Visiting school groups were given a tour of the information stands by members of the SHG marine team and given the opportunity to participate in various activities. A typical tour started with Rhys Hobbs, SHG Marine and Fisheries Conservation Officer talking about conservation efforts and the need to preserve our marine environment, so it’s healthy when we visit the sea in future.
Leeann Henry, Senior Marine and Fisheries Conservation Assistant led a very engaging talk on the marine life of St Helena, and some of the other British Overseas Territories. Our tiniest visitors had a great time discussing and visualising various marine animals and considering questions such as: how many people does it take to equal the length of a humpback whale? – Quite a few as it turns out!

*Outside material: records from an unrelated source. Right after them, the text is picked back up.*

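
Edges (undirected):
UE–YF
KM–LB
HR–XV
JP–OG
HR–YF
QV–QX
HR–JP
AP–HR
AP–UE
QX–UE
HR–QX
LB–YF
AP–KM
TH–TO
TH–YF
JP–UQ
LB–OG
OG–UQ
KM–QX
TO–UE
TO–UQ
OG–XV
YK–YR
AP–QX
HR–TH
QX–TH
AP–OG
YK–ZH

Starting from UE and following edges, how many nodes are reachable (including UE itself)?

14

BFS from UE visits: UE, YF, TO, QX, AP, TH, LB, HR, UQ, QV, KM, OG, XV, JP
Reachable nodes: 14 of 17 total.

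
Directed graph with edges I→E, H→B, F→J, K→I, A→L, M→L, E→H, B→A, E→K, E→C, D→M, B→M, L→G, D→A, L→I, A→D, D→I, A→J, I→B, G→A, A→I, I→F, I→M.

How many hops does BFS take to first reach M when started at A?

2

Level 0: A
Level 1: D, I, J, L
Level 2: B, E, F, G, M
Level 3: C, H, K
M first appears at level 2.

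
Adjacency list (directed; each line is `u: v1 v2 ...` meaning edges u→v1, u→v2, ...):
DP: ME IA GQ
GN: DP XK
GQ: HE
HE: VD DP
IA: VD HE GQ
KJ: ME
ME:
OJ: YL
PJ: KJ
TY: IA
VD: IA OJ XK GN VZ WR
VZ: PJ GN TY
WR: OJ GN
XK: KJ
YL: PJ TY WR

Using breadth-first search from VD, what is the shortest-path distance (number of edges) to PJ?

2

Level 0: VD
Level 1: GN, IA, OJ, VZ, WR, XK
Level 2: DP, GQ, HE, KJ, PJ, TY, YL
Level 3: ME
PJ first appears at level 2.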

Joachim Naulaerts, Fisheries Science Programme Co-ordinator put in a lot of work explaining some of the science work that is carried out as part of ongoing stock assessments – key to monitoring the sustainability of our fish stocks, Jo’s presentation was an inspiration to future fisheries scientists.
Elizabeth gave a presentation on the importance of minimising the use of plastic and showcased some of the recycled plastic products produced in St Helena.
Jason Sparks, St Helena’s Marine Enforcement Officer, or ‘Police Officer of the Sea’ as he is locally known, explained some of his work and spoke about monitoring arrangements for foreign vessels.
Remi Bruneton, Marine Conservation Assistant, Martin Cranfield, Marine Conservation Worker and Demi George, Marine and Fisheries Conservation Apprentice did an excellent job with the outdoor activities which included a treasure hunt and a fishing game.
Remi, Martin and Demi provide support to SHGs data collection and management. Remi currently works on the lobster project, Martin supports Remi with the lobster project, and also assists Joe with tuna tagging, while Demi assists with data management.
Marine Awareness Week also included evening activities including a presentation evening, a film night and a quiz organised by the St Helena Nature Conservation Group. The quiz which attracted five teams proved to be both educational and fun, testing the powers of observation of participants, as many of the quiz answers were available on the display stands.
The quiz offered excellent opportunities to win a prize, as there were prizes for each of the rounds. The winners of the IPNLF round and the grand prize of a trip on SV Nomadica were the consistently high scoring ‘Wahoo, we’re having a whale of a time’-team. Congratulations!
Marine Awareness Week was an excellent example of the positive impact of stakeholder collaboration and co-operation. The activities were rounded off by an article in the St Helena Sentinel published on 08 April 2021.